Getting this streaming data into Apache Spark-Streaming is the first step to perform various analytics, recommendations or visualizations on the data.
- Spark 3.1.2
- Kafka 2.8.0
- PySpark 2.4.8
- Python 3.6
- Data Feeds: kafka-python 2.0.2
- ETL: Spark DataFrame, Spark Structured Streaming
- Visualization: matplotlib 3.4.3
- Git/GitHub
Kafka Python API is used to interact with kafka cluster. PySpark is used to write the spark streaming jobs.
List of features ready and TODOs for future development
1. What are the current active cities in US which are scheduling Meetup Events?
2. What are the trending topics in US Meetup Events?
3. How many Big data Meetup Events events scheduled in each country?
Assuming Kafka and Spark of appropriate version is installed, the following commands are used to run the application.
Spark Streaming integeration with kafka 0.10.0.0 and above.
- Run Zookeeper to maintain Kafka, command to be run from Kafka root dir
.\bin\windows\zookeeper-server-start.bat .\config\zookeeper.properties
- Start Kafka server, aditional servers can be added as per requirement.
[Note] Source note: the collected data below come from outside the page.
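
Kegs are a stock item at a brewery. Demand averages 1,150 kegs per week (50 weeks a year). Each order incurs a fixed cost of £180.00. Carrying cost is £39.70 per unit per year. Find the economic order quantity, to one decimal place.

Q* ≈ 722.1 kegs

Annual demand D = 1,150 × 50 = 57,500.
EOQ = √(2DS / H) = √(2 × 57,500 × 180 / 39.7).
= √(20,700,000 / 39.7) = √521,410.5793 ≈ 722.088.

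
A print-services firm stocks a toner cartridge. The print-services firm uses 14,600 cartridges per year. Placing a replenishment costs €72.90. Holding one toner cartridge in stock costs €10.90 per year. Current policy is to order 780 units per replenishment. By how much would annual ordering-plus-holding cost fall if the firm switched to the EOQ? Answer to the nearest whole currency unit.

Extra cost ≈ €799 per year

EOQ = √(2DS/H) = √(2 × 14,600 × 72.9 / 10.9) ≈ 441.92.
Cost at Q* = (D/Q*)S + (Q*/2)H = √(2DSH) ≈ €4,816.91.
Cost at Q = 780: (14,600/780)×72.9 + (780/2)×10.9 = €1,364.54 + €4,251.00 = €5,615.54.
Excess = €5,615.54 − €4,816.91 = €798.63.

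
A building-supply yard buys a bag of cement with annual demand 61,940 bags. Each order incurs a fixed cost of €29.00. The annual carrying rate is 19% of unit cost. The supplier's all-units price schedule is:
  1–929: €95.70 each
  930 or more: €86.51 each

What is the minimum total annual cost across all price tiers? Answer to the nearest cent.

TC* ≈ €5,368,004.02

Holding cost per unit per year at price C is H = 0.19·C.
Candidates are each tier's EOQ (if it falls in that tier) and each price-break quantity.
EOQ at €95.70 = 444.5 (feasible in tier 1): TC = 61,940×€95.70 + (61,940/444.5)×29 + (444.5/2)×0.19×€95.70 = €5,935,740.25.
EOQ at €86.51 = 467.5 < 930, so use break Q=930: TC = 61,940×€86.51 + (61,940/930.0)×29 + (930.0/2)×0.19×€86.51 = €5,368,004.02.
Lowest total cost among the candidates is at Q = 930.0.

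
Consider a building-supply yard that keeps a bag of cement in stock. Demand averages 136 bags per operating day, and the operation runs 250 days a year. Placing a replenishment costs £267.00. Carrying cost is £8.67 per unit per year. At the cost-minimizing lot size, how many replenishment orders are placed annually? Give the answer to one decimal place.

Annual demand D = 136 × 250 = 34,000.
EOQ = √(2DS/H) = √(2 × 34,000 × 267 / 8.67) ≈ 1447.11.
Orders per year = D / Q* = 34,000 / 1447.11 ≈ 23.495.

N ≈ 23.5 orders per year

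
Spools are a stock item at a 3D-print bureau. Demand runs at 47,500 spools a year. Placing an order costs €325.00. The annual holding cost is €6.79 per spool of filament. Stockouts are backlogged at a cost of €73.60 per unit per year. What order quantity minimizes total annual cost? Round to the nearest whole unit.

Q* ≈ 2,229 spools

With planned backorders, Q* = √(2DS/H) · √((H+B)/B).
√(2DS/H) = √(2 × 47,500 × 325 / 6.79) = 2132.400.
√((H+B)/B) = √((6.79+73.6)/73.6) = 1.0451.
Q* ≈ 2228.593.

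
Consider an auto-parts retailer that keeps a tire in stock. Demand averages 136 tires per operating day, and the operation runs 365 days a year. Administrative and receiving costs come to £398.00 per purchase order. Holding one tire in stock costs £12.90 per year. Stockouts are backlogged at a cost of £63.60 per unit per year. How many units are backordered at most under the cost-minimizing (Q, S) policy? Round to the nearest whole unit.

Annual demand D = 136 × 365 = 49,640.
With planned backorders, Q* = √(2DS/H) · √((H+B)/B).
√(2DS/H) = √(2 × 49,640 × 398 / 12.9) = 1750.159.
√((H+B)/B) = √((12.9+63.6)/63.6) = 1.0967.
Q* ≈ 1919.463.
S* = Q* · H/(H+B) = 1919.463 × 12.9/76.5 ≈ 323.674.

S* ≈ 324 tires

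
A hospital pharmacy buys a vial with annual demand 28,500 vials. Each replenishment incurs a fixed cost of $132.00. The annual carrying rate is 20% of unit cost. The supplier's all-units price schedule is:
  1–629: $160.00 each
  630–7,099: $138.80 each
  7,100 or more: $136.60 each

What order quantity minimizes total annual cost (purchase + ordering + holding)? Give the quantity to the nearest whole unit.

Holding cost per unit per year at price C is H = 0.20·C.
Evaluate total cost at each tier's feasible EOQ or, if the EOQ is below the tier, at the tier's minimum quantity.
EOQ at $160.00 = 484.9 (feasible in tier 1): TC = 28,500×$160.00 + (28,500/484.9)×132 + (484.9/2)×0.20×$160.00 = $4,575,516.70.
EOQ at $138.80 = 520.6 < 630, so use break Q=630: TC = 28,500×$138.80 + (28,500/630.0)×132 + (630.0/2)×0.20×$138.80 = $3,970,515.83.
EOQ at $136.60 = 524.8 < 7100, so use break Q=7100: TC = 28,500×$136.60 + (28,500/7100.0)×132 + (7100.0/2)×0.20×$136.60 = $3,990,615.86.
Lowest total cost is $3,970,515.83 at Q = 630.0.

Q* ≈ 630 vials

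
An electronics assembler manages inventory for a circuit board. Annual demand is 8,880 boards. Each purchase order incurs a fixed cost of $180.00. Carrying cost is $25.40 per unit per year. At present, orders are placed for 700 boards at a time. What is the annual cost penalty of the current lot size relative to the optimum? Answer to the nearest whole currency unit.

EOQ = √(2DS/H) = √(2 × 8,880 × 180 / 25.4) ≈ 354.77.
Cost at Q* = (D/Q*)S + (Q*/2)H = √(2DSH) ≈ $9,011.03.
Cost at Q = 700: (8,880/700)×180 + (700/2)×25.4 = $2,283.43 + $8,890.00 = $11,173.43.
Excess = $11,173.43 − $9,011.03 = $2,162.40.

Extra cost ≈ $2,162 per year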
.\bin\windows\kafka-server-start.bat .\config\server.properties
-
Start Producer.py to start reading data from the meetup stream and store it in '''meetup''' kafka topic.
-
Start Consumer notebook to consume the processed stream from the spark streaming.
-
Submit the spark job <spark_file>.py, to read the data into Spark Streaming from Kafka.
Spark depends on a external package for kafka integeration link
bin/spark-submit --packages org.apache.spark:spark-sql-kafka-0-10_2.12:3.1.2 spark_meetup.py localhost:2181 meetup
- Start <consumer_file>.ipynb file to visualize the data.
This project uses the following license: Apache License 2.0